Já na Vila Casoni, a aposentada Paulina Duarte disse que mora há quatro meses em uma casa de madeira pintada na cor laranja. "Gosto de morar aqui. Já morei em muitas casas de tijolo, mas gosto de morar em casa de madeira. Fui nascida e criada em casas de madeira”, resumiu.

Paulina Duarte: "Já morei em casas de tijolo, mas gosto de casa de madeira"
Paulina Duarte: "Já morei em casas de tijolo, mas gosto de casa de madeira" | Foto: Roberto Custódio

MAPEAMENTO NA VILA CASONI

A diretora de Patrimônio Artístico e Histórico Cultural do município, Solange Batigliana, reforça que as casas de madeira são uma característica da cidade e da ocupação dos primeiros anos de Londrina. “A quantidade de madeira era comprada para fazer uma casa de dois ou três quartos. Era uma maneira muito rápida de construir e ter uma habitação”, ressaltou.

Segundo ela, atualmente, as edificações em madeira estão mais presentes em bairros como Vila Casoni, Vila Nova e a Vila Brasil. “Na Vila Casoni, considerada zona especial, estamos fazendo um mapeamento das casas de madeira. Temos 130 edificações em madeira estamos entrando em contato com os proprietários, porque às vezes há duas, três, quatro casas no mesmo lote."

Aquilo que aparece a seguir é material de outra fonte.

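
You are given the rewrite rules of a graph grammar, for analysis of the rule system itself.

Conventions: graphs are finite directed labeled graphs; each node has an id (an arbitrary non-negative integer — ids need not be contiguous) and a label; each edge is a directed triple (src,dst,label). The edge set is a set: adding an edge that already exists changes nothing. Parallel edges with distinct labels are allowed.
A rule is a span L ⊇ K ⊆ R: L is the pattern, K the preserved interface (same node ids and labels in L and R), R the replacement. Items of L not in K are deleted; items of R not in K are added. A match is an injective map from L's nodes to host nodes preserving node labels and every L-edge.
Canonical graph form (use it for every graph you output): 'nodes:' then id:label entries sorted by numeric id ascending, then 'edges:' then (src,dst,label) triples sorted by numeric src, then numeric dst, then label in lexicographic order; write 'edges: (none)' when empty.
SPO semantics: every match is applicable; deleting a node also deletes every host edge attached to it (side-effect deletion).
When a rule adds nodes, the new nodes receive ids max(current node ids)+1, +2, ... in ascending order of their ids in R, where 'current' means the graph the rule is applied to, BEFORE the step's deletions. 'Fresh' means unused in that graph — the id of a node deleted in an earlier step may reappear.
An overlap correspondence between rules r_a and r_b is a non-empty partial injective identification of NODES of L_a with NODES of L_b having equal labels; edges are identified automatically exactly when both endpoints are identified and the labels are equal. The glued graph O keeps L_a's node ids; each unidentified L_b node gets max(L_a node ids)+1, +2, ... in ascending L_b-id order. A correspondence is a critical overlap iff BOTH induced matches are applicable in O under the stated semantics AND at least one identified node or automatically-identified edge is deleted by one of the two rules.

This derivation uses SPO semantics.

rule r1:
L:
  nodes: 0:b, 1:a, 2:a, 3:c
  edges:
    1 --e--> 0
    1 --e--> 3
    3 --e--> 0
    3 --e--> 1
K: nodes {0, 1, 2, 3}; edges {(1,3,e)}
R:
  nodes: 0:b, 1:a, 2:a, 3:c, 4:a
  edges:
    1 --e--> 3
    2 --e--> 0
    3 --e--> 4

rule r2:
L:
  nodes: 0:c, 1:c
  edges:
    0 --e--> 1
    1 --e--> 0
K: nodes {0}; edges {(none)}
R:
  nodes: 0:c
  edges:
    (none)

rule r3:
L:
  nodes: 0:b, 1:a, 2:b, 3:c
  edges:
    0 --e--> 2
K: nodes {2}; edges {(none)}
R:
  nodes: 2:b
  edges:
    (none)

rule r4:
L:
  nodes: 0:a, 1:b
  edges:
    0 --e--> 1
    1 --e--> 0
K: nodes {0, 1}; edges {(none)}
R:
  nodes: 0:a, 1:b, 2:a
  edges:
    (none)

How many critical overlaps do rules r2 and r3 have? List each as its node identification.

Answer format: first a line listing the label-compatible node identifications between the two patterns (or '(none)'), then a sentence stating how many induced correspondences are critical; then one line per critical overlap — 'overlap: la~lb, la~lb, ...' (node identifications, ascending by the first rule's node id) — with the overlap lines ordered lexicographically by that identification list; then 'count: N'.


label-compatible node identifications between L(r2) and L(r3): 0~3, 1~3
2 of the induced correspondences are critical overlaps of r2 and r3.
overlap: 0~3
overlap: 1~3
count: 2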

Sobre o furto de imóveis, ela lamentou essa situação. “Quando pessoas invadem a propriedade para furtar o bem de uma pessoa é muito afrontoso. E pela característica de antiguidade do imóvel e o fato de ele ser testemunho de uma época de nossa cidade é mais triste ainda", levantando outro ponto. “A questão é que alguém adquiriu isso (material furtado). Quem são essas pessoas que estão adquirindo?”

A demolição praticada pelos próprios donos para a edificação de um imóvel novo é outra preocupação. Batigliana explicou que esta é uma questão discutida no contexto das leis complementares do Plano Diretor.

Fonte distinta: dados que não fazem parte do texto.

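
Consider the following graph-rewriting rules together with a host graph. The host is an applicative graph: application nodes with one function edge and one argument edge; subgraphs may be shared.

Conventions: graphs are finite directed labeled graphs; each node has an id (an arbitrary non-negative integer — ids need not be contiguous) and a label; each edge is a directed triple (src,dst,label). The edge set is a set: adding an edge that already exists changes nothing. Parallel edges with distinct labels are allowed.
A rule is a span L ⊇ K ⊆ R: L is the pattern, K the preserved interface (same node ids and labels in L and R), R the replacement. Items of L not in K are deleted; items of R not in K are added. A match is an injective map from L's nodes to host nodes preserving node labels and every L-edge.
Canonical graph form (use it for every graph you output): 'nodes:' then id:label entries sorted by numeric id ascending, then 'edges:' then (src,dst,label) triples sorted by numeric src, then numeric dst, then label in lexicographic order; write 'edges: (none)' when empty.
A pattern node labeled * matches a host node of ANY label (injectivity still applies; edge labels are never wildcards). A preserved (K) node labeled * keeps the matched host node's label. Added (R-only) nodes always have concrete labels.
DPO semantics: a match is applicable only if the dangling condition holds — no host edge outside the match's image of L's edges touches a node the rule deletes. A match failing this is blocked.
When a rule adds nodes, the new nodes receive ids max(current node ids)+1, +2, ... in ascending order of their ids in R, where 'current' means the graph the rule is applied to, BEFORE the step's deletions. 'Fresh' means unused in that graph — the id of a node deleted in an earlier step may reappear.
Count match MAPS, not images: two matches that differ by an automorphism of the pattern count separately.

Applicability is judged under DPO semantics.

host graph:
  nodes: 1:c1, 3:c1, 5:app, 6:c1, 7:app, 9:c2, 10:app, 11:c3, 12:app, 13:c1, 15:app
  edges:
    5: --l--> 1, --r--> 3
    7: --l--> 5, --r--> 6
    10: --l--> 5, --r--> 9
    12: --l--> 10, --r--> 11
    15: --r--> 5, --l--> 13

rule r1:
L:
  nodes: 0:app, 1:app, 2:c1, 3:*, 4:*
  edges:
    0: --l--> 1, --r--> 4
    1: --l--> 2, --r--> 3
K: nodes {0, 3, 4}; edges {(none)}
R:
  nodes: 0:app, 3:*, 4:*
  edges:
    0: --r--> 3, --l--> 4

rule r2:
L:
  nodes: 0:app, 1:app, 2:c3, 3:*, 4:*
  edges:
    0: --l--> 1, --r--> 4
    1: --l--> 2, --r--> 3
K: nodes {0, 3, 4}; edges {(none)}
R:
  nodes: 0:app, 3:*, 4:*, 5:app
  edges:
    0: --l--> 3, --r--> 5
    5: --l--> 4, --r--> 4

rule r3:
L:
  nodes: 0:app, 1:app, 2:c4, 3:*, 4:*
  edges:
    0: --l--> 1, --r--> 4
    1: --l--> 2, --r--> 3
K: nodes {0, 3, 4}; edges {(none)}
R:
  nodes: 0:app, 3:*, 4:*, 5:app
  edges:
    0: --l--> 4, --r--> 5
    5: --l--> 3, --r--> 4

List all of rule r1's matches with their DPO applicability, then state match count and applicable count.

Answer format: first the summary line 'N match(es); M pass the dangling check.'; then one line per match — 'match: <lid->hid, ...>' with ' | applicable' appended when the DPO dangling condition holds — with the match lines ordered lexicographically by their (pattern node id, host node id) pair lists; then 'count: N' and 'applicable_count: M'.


2 match(es); 0 pass the dangling check.
match: 0->7, 1->5, 2->1, 3->3, 4->6
match: 0->10, 1->5, 2->1, 3->3, 4->9
count: 2
applicable_count: 0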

“Uma das questões a ser debatida pelo Compac (Conselho Municipal do Patrimônio Cultural de Londrina) é a possibilidade da isenção de impostos. É um posicionamento que tem que ser mais amplo do que o âmbito da cultura. A gente já tem a possibilidade de usar o IPTU em imóveis que são do Estado ou tombados para abater uma parte ou todo o IPTU. Tinha que ser um caminho desses”, declarou.

'CHEGARAM EM CINCO OU SEIS PESSOAS'

A dona de casa Danielle Dias de Oliveira relatou sobre a demolição e o furto de uma casa de madeira no bairro onde mora sua mãe, na zona leste de Londrina. “Eles chegaram em cinco ou seis pessoas em um caminhão, mas ela achava que os proprietários tinham contratado", conta, dizendo que chegou a encontrar esses homens. “Achei que estavam limpando o terreno”, declarou. Ela se surpreendeu com a ousadia dos bandidos quando soube o que havia ocorrido.

No dia 5, a Folha de Londrina citou o furto do madeiramento de uma casa inteira na rua Augusto Severo (zona leste). O último morador daquele imóvel foi Victor Sarabia, que se mudou para Maricá (RJ). Ele disse que parte do furto ocorreu entre a entrega do imóvel à imobiliária e a vistoria da casa.

“Eu saí de lá em um sábado e quando a pessoa que fez a vistoria chegou na terça-feira já constatou a invasão.” Ele relatou que o prejuízo foi de aproximadamente R$ 10 mil, e que só foi quitado porque o seguro residencial cobriu o prejuízo de forma parcelada.